Gönül Sultanları
15/07/2022 Cuma Köşe yazarı A.D
"İlim öğrenmekle meşgul ol evladım"
"Talebe, hocasının özel hizmetinde veya emrettiği bir hizmeti yaparken gayet atik, dikkatli, ağırbaşlı olmalıdır..."
Horasan’da yetişen
evliyânın büyüklerinden Ebu Ali Farmedi hazretleri, Silsile-i aliyyenin
yedincisidir. 433 (m. 1042) senesinde doğdu, 478 (m. 1085) senesinde
vefât etti. Kabri Tûs (Meşhed) şehrindedir. Zâhiri din ilimlerini,
Ebul-Kasım Kuşeyri’den ve daha başka âlimlerden öğrendi. Nizâm-ül-mülk ve
zamanın devlet erkanı kendisine çok hürmet ederdi. Tasavvuf ilminin mütehassısı
idi. İmam-ı Gazali ve Yusuf-i Hemedani hazretlerinin de hocası idi...
Nizâm-ül-mülk’ün
makamına gelince, büyük vezir derin bir hürmetle ayağa kalkar, onu kendi
makamına oturturdu. Halbuki İmâm-ül-Haremeyn ve Ebü’l-Kâsım Kuşeyrî geldiği
zaman, sâdece ayağa kalkar, yerini terk etmezdi. “Neden böyle yapıyorsun?” diye
sorduklarında, “Ebû Ali Farmedî hazretleri benim yüzüme karşı kusurlarımı
söylüyor, yaptığım yanlış işleri, haksızlıkları açıklayıp beni ikaz ediyor.
Diğer âlimler ise, beni yüzüme karşı övüyorlar. Bu yüzden de nefsim
gururlanıyor” derdi... Bu mübarek zat kendisi anlatır:
-Hocam Ebul-Kasım Kuşeyri'nin yanında kaldığım sıra, bende meydana gelen
hâlleri kendisine anlatınca, "Evladım, ilim öğrenmekle meşgul
ol" diyordu. 2-3 yıl daha ilim öğrendim.

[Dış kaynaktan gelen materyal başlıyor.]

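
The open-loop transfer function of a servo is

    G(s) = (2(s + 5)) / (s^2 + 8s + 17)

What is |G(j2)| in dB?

|G(j2)|_dB ≈ -5.64 dB

Substitute s = j2: numerator = 10 + j4, denominator = 13 + j16.
|G(j2)| = |10 + j4| / |13 + j16| = 10.770 / 20.616 ≈ 0.5224.
In decibels: 20·log₁₀(0.5224) ≈ -5.64 dB.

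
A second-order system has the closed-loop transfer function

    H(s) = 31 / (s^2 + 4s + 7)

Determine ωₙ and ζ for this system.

ωₙ ≈ 2.646 rad/s, ζ ≈ 0.7559

Compare the denominator to the standard form s^2 + 2ζωₙs + ωₙ².
ωₙ² = 7, so ωₙ = √7 ≈ 2.646 rad/s.
2ζωₙ = 4, so ζ = 4/(2·√7) ≈ 0.7559.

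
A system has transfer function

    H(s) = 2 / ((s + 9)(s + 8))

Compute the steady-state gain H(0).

At s = 0 each factor (s + a) contributes a and each (s^2 + bs + c) contributes c.
H(0) = 2·1 / ((9) · (8)) = 2/72 = 1/36.

H(0) = 1/36 ≈ 0.02778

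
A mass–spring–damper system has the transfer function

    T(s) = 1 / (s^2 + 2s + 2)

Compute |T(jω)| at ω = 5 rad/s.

|T(j5)| ≈ 0.03987

Substitute s = j5: numerator = 1, denominator = -23 + j10.
|T(j5)| = |1| / |-23 + j10| = 1 / 25.080 ≈ 0.03987.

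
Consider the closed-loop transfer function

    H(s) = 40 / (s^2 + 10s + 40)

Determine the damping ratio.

ζ ≈ 0.7906

Compare the denominator to the standard form s^2 + 2ζωₙs + ωₙ².
ωₙ² = 40, so ωₙ = √40 ≈ 6.325 rad/s.
2ζωₙ = 10, so ζ = 10/(2·√40) ≈ 0.7906.
With ζ = 0.7906 the response is underdamped.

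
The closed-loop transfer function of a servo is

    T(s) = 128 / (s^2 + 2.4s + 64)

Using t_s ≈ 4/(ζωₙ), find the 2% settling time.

t_s ≈ 3.333 s

Comparing s^2 + 2.4s + 64 to s^2 + 2ζωₙs + ωₙ²: ωₙ = 8 rad/s and ζ = 2.4/(2·8) = 0.15.
ζωₙ = 2.4/2 = 1.2, so t_s ≈ 4/(ζωₙ) = 4/1.2 ≈ 3.333 s.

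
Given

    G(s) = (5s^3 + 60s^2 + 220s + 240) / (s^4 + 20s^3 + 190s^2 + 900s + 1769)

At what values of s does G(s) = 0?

s = -4, -6, -2

Set the numerator to zero: 5s^3 + 60s^2 + 220s + 240 = 0, i.e. 5·(s^3 + 12s^2 + 44s + 48) = 0.
Factoring: (s + 4)(s + 6)(s + 2) = 0.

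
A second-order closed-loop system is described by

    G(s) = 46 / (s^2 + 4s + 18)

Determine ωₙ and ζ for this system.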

Bir gün kalemimi mürekkep
hokkasına batırıp çıkardım. Bembeyaz çıktı. Üç defa denedim, her defasında
mürekkep beyaz çıkıyordu. Bu hâli hocama anlattım. "Mademki kalem
senin elinden kaçıyor, sen de onu bırak" dedi. Ben de, medreseden
ayrılıp, dergâha geçtim...
Bir gün bana bir hâl oldu, kendimden geçtim. "Bir mürşide, rehbere
ihtiyacım var" diye düşündüm. Ebul-Kasım Gürgani'nin ismini işitmiştim.
Tûs şehrine hareket ettim. Talebeleri ile mescitte oturuyordu. Ben de önünde
diz çöktüm. Şeyhin başı önüne eğikti. Başını kaldırıp, "Gel Ebu Ali"

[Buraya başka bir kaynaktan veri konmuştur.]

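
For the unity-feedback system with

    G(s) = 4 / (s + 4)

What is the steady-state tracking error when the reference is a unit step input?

e_ss = 0.5000

G(s) has no poles at the origin.
This is a Type 0 system. Kp = lim_{s→0} G(s) = 4/4 = 1.
e_ss = 1/(1 + Kp) = 1/(1 + 1) = 1/2 ≈ 0.5000.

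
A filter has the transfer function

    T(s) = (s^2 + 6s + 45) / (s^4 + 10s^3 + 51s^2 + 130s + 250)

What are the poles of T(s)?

s = -4 ± 3j, -1 ± 3j

The poles are the roots of the denominator s^4 + 10s^3 + 51s^2 + 130s + 250 = 0.
No real roots exist; factor into two real quadratics: (s^2 + 8s + 25)(s^2 + 2s + 10) = 0.
Each quadratic gives a conjugate pair via the quadratic formula.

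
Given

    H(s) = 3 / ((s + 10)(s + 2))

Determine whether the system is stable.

The poles can be read from the denominator factors: s = -10, -2.
Since all poles lie strictly in the left half-plane, the system is stable.

stable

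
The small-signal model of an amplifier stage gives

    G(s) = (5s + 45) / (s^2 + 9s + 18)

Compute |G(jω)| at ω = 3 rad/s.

Substitute s = j3: numerator = 45 + j15, denominator = 9 + j27.
|G(j3)| = |45 + j15| / |9 + j27| = 47.434 / 28.460 ≈ 1.667.

|G(j3)| ≈ 1.667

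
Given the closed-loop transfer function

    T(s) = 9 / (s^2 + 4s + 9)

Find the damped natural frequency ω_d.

Comparing s^2 + 4s + 9 to s^2 + 2ζωₙs + ωₙ²: ωₙ = 3 rad/s and ζ = 4/(2·3) ≈ 0.6667.
ζωₙ = 4/2 = 2, so ω_d = ωₙ√(1−ζ²) = √(ωₙ² − (ζωₙ)²) = √(9 − 2²) = √5 ≈ 2.236 rad/s.

ω_d ≈ 2.236 rad/s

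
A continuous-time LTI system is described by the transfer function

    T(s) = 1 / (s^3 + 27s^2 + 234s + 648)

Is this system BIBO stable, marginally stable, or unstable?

stable

The denominator s^3 + 27s^2 + 234s + 648 factors as (s + 9)(s + 12)(s + 6), giving poles at s = -9, -12, -6.
Since all poles lie strictly in the left half-plane, the system is stable.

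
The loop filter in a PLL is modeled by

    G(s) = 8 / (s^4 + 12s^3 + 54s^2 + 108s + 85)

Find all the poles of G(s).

The poles are the roots of the denominator s^4 + 12s^3 + 54s^2 + 108s + 85 = 0.
No real roots exist; factor into two real quadratics: (s^2 + 8s + 17)(s^2 + 4s + 5) = 0.
Each quadratic gives a conjugate pair via the quadratic formula.

s = -4 + j, -4 - j, -2 + j, -2 - j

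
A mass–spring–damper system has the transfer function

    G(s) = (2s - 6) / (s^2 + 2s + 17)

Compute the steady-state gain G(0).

Set s = 0: G(0) = (-6) / (17) = -6/17.

G(0) = -6/17 ≈ -0.3529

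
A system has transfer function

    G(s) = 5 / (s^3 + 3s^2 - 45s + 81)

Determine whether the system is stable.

unstable

The denominator s^3 + 3s^2 - 45s + 81 factors as (s + 9)(s - 3)^2, giving poles at s = -9, 3, 3.
Since the pole(s) at s = 3, 3 lie in the right half-plane, the system is unstable.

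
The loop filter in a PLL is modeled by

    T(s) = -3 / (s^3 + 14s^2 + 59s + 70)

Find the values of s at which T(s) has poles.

s = -7, -5, -2

The poles are the roots of the denominator s^3 + 14s^2 + 59s + 70 = 0.
Trying s = -7: the polynomial evaluates to 0, so (s + 7) is a factor.
Dividing out leaves s^2 + 7s + 10 = 0.
Factoring the quadratic: (s + 5)(s + 2) = 0.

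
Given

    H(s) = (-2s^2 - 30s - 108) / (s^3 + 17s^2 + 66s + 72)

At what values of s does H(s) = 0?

Set the numerator to zero: -2s^2 - 30s - 108 = 0, i.e. -2·(s^2 + 15s + 54) = 0.
Factoring: (s + 6)(s + 9) = 0.

s = -6, -9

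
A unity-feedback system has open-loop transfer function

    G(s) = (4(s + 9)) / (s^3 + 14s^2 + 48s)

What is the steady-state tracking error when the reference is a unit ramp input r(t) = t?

e_ss = 1.333

G(s) has one pole at the origin.
This is a Type 1 system. Kv = lim_{s→0} s·G(s) = 36/48 = 3/4.
e_ss = 1/Kv = 1/(3/4) = 4/3 ≈ 1.333.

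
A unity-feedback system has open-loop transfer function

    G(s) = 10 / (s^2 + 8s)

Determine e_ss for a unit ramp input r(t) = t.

e_ss = 0.8000

G(s) has one pole at the origin.
This is a Type 1 system. Kv = lim_{s→0} s·G(s) = 10/8 = 5/4.
e_ss = 1/Kv = 1/(5/4) = 4/5 ≈ 0.8000.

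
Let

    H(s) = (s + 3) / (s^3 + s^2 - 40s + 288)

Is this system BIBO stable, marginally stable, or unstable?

unstable

The denominator s^3 + s^2 - 40s + 288 factors as (s + 9)(s^2 - 8s + 32), giving poles at s = -9, 4 + 4j, 4 - 4j.
Since the pole(s) at s = 4 + 4j, 4 - 4j lie in the right half-plane, the system is unstable.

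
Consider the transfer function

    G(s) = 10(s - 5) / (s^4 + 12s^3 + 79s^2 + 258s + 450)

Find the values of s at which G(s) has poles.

The poles are the roots of the denominator s^4 + 12s^3 + 79s^2 + 258s + 450 = 0.
No real roots exist; factor into two real quadratics: (s^2 + 6s + 18)(s^2 + 6s + 25) = 0.
Each quadratic gives a conjugate pair via the quadratic formula.

s = -3 ± 3j, -3 ± 4j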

buyurdu. Yanına oturup hallerimi anlattım. "Başlangıcın mübarek olsun.
Terbiye görürsen, yüksek derecelere kavuşursun" buyurdu. Kalbimdeki aşk ve
şevk çoğalmıştı. Bu arzumun çokluğu sebebiyle, Ebül-Hasan-ı Harkani hazretlerinin
sohbetine, nihayetsiz feyizlerine kavuştum...

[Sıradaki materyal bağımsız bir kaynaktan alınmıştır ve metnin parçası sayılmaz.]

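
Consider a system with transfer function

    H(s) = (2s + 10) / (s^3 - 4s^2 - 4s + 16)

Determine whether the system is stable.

The denominator s^3 - 4s^2 - 4s + 16 factors as (s + 2)(s - 4)(s - 2), giving poles at s = -2, 4, 2.
Since the pole(s) at s = 4, 2 lie in the right half-plane, the system is unstable.

unstable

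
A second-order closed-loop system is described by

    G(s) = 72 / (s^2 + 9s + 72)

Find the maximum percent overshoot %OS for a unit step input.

%OS ≈ 14.0%

Comparing s^2 + 9s + 72 to s^2 + 2ζωₙs + ωₙ²: ωₙ = √72 ≈ 8.485 rad/s and ζ = 9/(2·√72) ≈ 0.5303.
%OS = 100·exp(−πζ/√(1−ζ²)) = 100·exp(−π·0.5303/√(1−0.5303²)) ≈ 14.0%.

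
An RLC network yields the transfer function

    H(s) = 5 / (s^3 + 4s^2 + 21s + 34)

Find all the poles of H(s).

s = -1 ± 4j, -2

The poles are the roots of the denominator s^3 + 4s^2 + 21s + 34 = 0.
Trying s = -2: the polynomial evaluates to 0, so (s + 2) is a factor.
Dividing out leaves s^2 + 2s + 17 = 0.
The quadratic formula then gives s = -1 ± 4j.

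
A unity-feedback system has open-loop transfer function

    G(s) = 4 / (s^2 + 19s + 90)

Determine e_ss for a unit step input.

e_ss = 0.9574

G(s) has no poles at the origin.
This is a Type 0 system. Kp = lim_{s→0} G(s) = 4/90 = 2/45.
e_ss = 1/(1 + Kp) = 1/(1 + 2/45) = 45/47 ≈ 0.9574.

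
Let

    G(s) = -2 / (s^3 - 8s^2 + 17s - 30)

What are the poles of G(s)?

The poles are the roots of the denominator s^3 - 8s^2 + 17s - 30 = 0.
Trying s = 6: the polynomial evaluates to 0, so (s - 6) is a factor.
Dividing out leaves s^2 - 2s + 5 = 0.
The quadratic formula then gives s = 1 ± 2j.

s = 1 ± 2j, 6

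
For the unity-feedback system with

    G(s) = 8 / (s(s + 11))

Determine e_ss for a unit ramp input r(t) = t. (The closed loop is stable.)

e_ss = 1.375

G(s) has one pole at the origin.
This is a Type 1 system. Kv = lim_{s→0} s·G(s) = 8/11.
e_ss = 1/Kv = 1/(8/11) = 11/8 ≈ 1.375.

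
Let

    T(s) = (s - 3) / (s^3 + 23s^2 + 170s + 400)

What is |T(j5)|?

|T(j5)| ≈ 0.007818

Substitute s = j5: numerator = -3 + j5, denominator = -175 + j725.
|T(j5)| = |-3 + j5| / |-175 + j725| = 5.8310 / 745.82 ≈ 0.007818.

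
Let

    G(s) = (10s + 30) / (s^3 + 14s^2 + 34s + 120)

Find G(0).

Set s = 0: G(0) = (30) / (120) = 1/4.

G(0) = 1/4 ≈ 0.2500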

Hocam Ebul-Kasım Kuşeyri hamamda guslediyordu. "Belki ihtiyacı olur"
diye kuyudan bir kova su çıkarıp hamamın havuzuna boşalttım. O anda gerçekten
bu suya ihtiyacı varmış. Banyodan çıkınca; "Ey Ebu Ali, Ebul-Kasım'ın 70
yılda elde ettiği dereceyi, sen bir kova su ile kazandın" buyurdu.
***
Din büyüklerimiz ne buyuruyorlar: "Talebe, hocasının özel hizmetinde veya emrettiği bir hizmeti yaparken gayet atik, dikkatli, ağırbaşlı olmalıdır. İsteksizlik, gevşeklik hâli, hocasının rızasızlığına sebep olabilir!.."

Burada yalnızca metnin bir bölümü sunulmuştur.